A graphical approach to tracking and reporting target status in structural genomics

Determination of a protein structure requires a series of decisions and processes, starting with target selection, through cloning, expression, purification, and finally structure determination. Structural genomics projects may distribute these steps among several different groups of researchers. Although this division may achieve a lower cost per solved structure, it creates a unique set of challenges for integrating and passing information on the progress of a given target across several functional divisions. Laboratory information management systems (LIMS) are essential for gathering this information, but may not display the progress of a given target in an intuitive way. In addition, structural genomics projects funded by the Protein Structure Initiative (PSI) are obliged to disseminate data regularly to the TargetDB and PepcDB data repositories, and this requires the creation of specialized views of the data. We report here how the flow of a target through a structural genomics pipeline and reports to TargetDB and PepcDB can be abstracted as directed acyclic graphs or trees.

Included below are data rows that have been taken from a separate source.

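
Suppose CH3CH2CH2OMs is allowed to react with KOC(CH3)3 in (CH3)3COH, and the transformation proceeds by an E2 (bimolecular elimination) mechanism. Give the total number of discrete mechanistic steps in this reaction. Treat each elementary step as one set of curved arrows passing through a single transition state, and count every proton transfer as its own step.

1

Step 1: In one step, (CH3)3CO⁻ pulls off a β-proton, the C–O bond cleaves, and a C=C double bond forms between the α- and β-carbons (E2, anti elimination).
Total: 1 elementary step.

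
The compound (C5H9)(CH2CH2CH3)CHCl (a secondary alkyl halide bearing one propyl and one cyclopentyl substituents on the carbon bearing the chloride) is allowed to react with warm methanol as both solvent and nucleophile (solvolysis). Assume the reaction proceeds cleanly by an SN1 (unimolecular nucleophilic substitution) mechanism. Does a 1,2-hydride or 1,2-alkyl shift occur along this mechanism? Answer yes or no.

yes

The first-formed carbocation is secondary.
The adjacent cyclopentyl carbon already bears 2 other carbon substituents and has a hydrogen to migrate; after a 1,2-hydride shift from that carbon the positive charge sits on a tertiary centre.
Tertiary is more stable than secondary, so the shift occurs.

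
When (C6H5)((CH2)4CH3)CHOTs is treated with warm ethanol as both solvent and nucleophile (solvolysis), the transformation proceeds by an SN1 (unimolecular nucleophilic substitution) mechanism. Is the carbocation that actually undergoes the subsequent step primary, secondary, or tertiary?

Step 1: The C–O bond breaks with both electrons going to the tosylate; TsO⁻ leaves and a secondary carbocation remains.
No single 1,2-shift to an adjacent carbon would give a more-substituted cation, so no rearrangement occurs.

secondary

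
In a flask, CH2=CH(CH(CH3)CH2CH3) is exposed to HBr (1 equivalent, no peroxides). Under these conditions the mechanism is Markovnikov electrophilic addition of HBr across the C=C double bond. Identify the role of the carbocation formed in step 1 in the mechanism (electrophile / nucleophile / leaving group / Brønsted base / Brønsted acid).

Step 3: The Br⁻ anion donates a lone pair to the carbocation, forming the new C–Br σ-bond and giving the neutral alkyl halide.
The carbocation formed in step 1 accepts an electron pair into an empty or π* orbital — it is the electrophile.

electrophile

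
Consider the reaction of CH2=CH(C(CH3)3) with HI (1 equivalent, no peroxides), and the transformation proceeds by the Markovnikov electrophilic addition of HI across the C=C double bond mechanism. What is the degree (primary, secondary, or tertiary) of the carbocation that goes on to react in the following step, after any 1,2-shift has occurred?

tertiary

Step 1: The π electrons of the C=C bond attack a proton of HI; Markovnikov addition places the new C–H on the less-substituted alkene carbon, so the positive charge ends up on the more-substituted carbon — a secondary carbocation. The H–I bond breaks heterolytically, releasing I⁻.
Step 2: A methyl group with its bonding pair migrates from the adjacent tert-butyl carbon to the cationic centre — a 1,2-methyl shift — upgrading the secondary cation to a tertiary one.
The cation rearranges from secondary to tertiary via a 1,2-methyl shift from the adjacent tert-butyl carbon; the tertiary cation is what reacts next.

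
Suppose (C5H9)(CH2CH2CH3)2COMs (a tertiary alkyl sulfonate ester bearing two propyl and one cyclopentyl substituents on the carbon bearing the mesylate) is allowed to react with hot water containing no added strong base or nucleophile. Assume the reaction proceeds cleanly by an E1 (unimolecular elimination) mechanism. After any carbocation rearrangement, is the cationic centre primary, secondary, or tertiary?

tertiary

Step 1: Unassisted departure of MsO⁻ (taking the C–O bonding pair) generates a tertiary carbocation.
No single 1,2-shift to an adjacent carbon would give a more-substituted cation, so no rearrangement occurs.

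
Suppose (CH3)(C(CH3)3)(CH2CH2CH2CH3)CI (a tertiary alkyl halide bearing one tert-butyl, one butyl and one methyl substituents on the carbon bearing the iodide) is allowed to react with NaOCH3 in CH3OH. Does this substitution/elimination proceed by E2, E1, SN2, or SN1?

E2

Conditions: a strong base with a tertiary substrate bearing a β-hydrogen.
These conditions are the textbook signature of the E2 pathway.
A strong (often hindered) base removes a β-H in concert with loss of the leaving group — bimolecular elimination.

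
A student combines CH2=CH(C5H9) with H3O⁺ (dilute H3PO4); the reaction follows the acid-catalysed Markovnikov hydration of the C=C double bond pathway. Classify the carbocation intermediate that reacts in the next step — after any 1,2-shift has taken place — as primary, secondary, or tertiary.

tertiary

Step 1: The π electrons of the C=C bond attack a proton of H3O⁺; Markovnikov addition places the new C–H on the less-substituted alkene carbon, so the positive charge ends up on the more-substituted carbon — a secondary carbocation. H2O is released.
Step 2: A hydride (H with its bonding pair) migrates from the adjacent cyclopentyl carbon to the cationic centre — a 1,2-hydride shift — upgrading the secondary cation to a tertiary one.
The cation rearranges from secondary to tertiary via a 1,2-hydride shift from the adjacent cyclopentyl carbon; the tertiary cation is what reacts next.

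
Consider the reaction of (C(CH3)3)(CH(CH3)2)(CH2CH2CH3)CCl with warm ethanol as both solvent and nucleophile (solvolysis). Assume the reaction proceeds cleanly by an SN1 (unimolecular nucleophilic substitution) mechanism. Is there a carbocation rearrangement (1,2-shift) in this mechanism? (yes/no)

no

The first-formed carbocation is tertiary.
No single 1,2-shift to an adjacent carbon would produce a more-substituted cation than the one already present, so no rearrangement occurs.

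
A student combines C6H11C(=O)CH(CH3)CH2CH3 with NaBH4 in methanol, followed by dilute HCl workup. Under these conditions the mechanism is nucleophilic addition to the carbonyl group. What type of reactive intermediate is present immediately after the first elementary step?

tetrahedral alkoxide intermediate

Step 1: A lone pair / filled orbital on H⁻ (delivered from BH4⁻) attacks the electrophilic carbonyl carbon; the π(C=O) electrons shift onto oxygen, producing a tetrahedral alkoxide intermediate.
After step 1 the species present is a tetrahedral alkoxide intermediate.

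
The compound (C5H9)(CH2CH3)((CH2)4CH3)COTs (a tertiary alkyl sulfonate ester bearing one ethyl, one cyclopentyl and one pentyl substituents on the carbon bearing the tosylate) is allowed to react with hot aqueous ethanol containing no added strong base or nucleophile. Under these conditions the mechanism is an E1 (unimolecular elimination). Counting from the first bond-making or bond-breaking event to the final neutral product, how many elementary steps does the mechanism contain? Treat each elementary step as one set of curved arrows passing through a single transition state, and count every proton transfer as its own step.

2

Step 1: Unassisted departure of TsO⁻ (taking the C–O bonding pair) generates a tertiary carbocation.
(No 1,2-shift: no single shift to an adjacent carbon would give a more stable cation.)
Step 2: A water (or ethanol) molecule (solvent) deprotonates a β-carbon; as the C–H bond breaks, those electrons form the new alkene π bond.
Total: 2 elementary steps.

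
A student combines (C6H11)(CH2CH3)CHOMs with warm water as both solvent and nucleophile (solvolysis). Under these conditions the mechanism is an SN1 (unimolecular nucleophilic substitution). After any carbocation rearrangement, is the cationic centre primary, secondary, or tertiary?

tertiary

Step 1: Ionisation: the C–O σ-bond cleaves heterolytically; both bonding electrons depart with MsO⁻, leaving a secondary carbocation at the α-carbon.
Step 2: A hydride (H with its bonding pair) migrates from the adjacent cyclohexyl carbon to the cationic centre — a 1,2-hydride shift — upgrading the secondary cation to a tertiary one.
The cation rearranges from secondary to tertiary via a 1,2-hydride shift from the adjacent cyclohexyl carbon; the tertiary cation is what reacts next.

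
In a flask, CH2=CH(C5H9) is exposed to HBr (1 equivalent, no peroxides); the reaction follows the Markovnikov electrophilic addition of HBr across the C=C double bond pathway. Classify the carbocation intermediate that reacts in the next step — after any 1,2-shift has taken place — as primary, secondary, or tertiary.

tertiary

Step 1: Electrophilic addition begins with the π(C=C) electrons forming a bond to the proton of HBr. Following Markovnikov's rule, the resulting cation is secondary. The H–Br bond breaks heterolytically, releasing Br⁻.
Step 2: A hydride (H with its bonding pair) migrates from the adjacent cyclopentyl carbon to the cationic centre — a 1,2-hydride shift — upgrading the secondary cation to a tertiary one.
The cation rearranges from secondary to tertiary via a 1,2-hydride shift from the adjacent cyclopentyl carbon; the tertiary cation is what reacts next.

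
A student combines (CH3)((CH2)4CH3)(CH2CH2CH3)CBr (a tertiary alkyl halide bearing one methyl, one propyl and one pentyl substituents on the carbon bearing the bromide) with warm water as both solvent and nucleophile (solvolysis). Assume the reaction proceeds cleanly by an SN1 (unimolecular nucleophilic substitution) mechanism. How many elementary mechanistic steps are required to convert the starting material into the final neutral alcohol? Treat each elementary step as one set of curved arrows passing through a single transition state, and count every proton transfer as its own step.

3

Step 1: Rate-determining heterolysis of the C–Br bond gives Br⁻ and a tertiary carbocation.
(No 1,2-shift: no single shift to an adjacent carbon would give a more stable cation.)
Step 2: A lone pair on the oxygen of H2O attacks the carbocation, forming a new C–O σ-bond and an oxonium ion.
Step 3: Deprotonation of the oxonium oxygen by solvent water yields the neutral alcohol.
Total: 3 elementary steps.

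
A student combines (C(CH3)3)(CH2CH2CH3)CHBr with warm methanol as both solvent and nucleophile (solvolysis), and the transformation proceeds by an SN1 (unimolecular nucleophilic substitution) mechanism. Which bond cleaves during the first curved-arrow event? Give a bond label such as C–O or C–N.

C–Br

Step 1: The C–Br bond breaks with both electrons going to the bromide; Br⁻ leaves and a secondary carbocation remains.
The bond broken in this step is the C–Br bond.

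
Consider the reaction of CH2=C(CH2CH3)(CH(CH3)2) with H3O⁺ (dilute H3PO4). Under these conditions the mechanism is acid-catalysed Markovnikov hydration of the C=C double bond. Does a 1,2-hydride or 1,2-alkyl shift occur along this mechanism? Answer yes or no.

no

The first-formed carbocation is tertiary.
No single 1,2-shift to an adjacent carbon would produce a more-substituted cation than the one already present, so no rearrangement occurs.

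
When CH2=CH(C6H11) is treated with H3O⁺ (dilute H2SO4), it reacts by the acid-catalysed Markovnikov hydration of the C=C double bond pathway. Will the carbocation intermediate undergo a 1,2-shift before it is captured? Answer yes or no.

yes

The first-formed carbocation is secondary.
The adjacent cyclohexyl carbon already bears 2 other carbon substituents and has a hydrogen to migrate; after a 1,2-hydride shift from that carbon the positive charge sits on a tertiary centre.
Tertiary is more stable than secondary, so the shift occurs.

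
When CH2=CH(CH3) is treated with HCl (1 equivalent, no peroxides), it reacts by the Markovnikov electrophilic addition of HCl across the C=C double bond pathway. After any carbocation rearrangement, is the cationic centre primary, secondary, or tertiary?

Step 1: Protonation of the alkene by HCl: the π bond acts as the nucleophile and picks up H⁺, giving the more stable (Markovnikov) secondary carbocation. The H–Cl bond breaks heterolytically, releasing Cl⁻.
No single 1,2-shift to an adjacent carbon would give a more-substituted cation, so no rearrangement occurs.

secondary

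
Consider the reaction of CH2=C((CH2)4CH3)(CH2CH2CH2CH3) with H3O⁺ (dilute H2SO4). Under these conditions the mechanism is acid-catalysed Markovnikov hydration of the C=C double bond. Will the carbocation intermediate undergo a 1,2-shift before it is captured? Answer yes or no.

no

The first-formed carbocation is tertiary.
No single 1,2-shift to an adjacent carbon would produce a more-substituted cation than the one already present, so no rearrangement occurs.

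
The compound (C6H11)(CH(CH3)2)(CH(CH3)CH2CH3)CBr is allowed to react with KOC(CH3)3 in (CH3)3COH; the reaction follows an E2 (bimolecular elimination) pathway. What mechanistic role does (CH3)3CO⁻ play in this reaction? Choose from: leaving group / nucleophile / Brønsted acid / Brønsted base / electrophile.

Brønsted base

Step 1: Concerted anti-periplanar elimination: (CH3)3CO⁻ abstracts a β-H while Br⁻ leaves, and the C–H electrons become the new C=C π bond — all in a single transition state.
(CH3)3CO⁻ accepts a proton in a proton-transfer step — a Brønsted base.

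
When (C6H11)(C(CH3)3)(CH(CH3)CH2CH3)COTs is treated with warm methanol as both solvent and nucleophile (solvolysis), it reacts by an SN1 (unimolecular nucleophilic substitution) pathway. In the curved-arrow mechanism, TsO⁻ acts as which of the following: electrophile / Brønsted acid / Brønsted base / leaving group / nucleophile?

leaving group

Step 1: Ionisation: the C–O σ-bond cleaves heterolytically; both bonding electrons depart with TsO⁻, leaving a tertiary carbocation at the α-carbon.
TsO⁻ departs with both electrons of the breaking σ-bond — that is the definition of a leaving group.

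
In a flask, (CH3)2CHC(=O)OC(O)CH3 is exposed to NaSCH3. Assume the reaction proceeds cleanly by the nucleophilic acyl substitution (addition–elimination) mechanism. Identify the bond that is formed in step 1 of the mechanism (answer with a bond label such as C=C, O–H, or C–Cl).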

To implement this kind of display, we created software that tracks the flow of activity leading toward protein structure determination and prepares XML reports as input to TargetDB and PepcDB. The target tracing software consists of a set of Perl CGI scripts that integrate with the Graphviz visualization system to provide a graphical, user-friendly Web interface. The database reporting software, also coded in Perl, transfers large-scale genomics data from our LIMS into a PepcDB reportable XML file. This software package has facilitated inter-group communication, improved the quality and accuracy of information in our LIMS, and increased the efficiency and accuracy of our reports to PepcDB.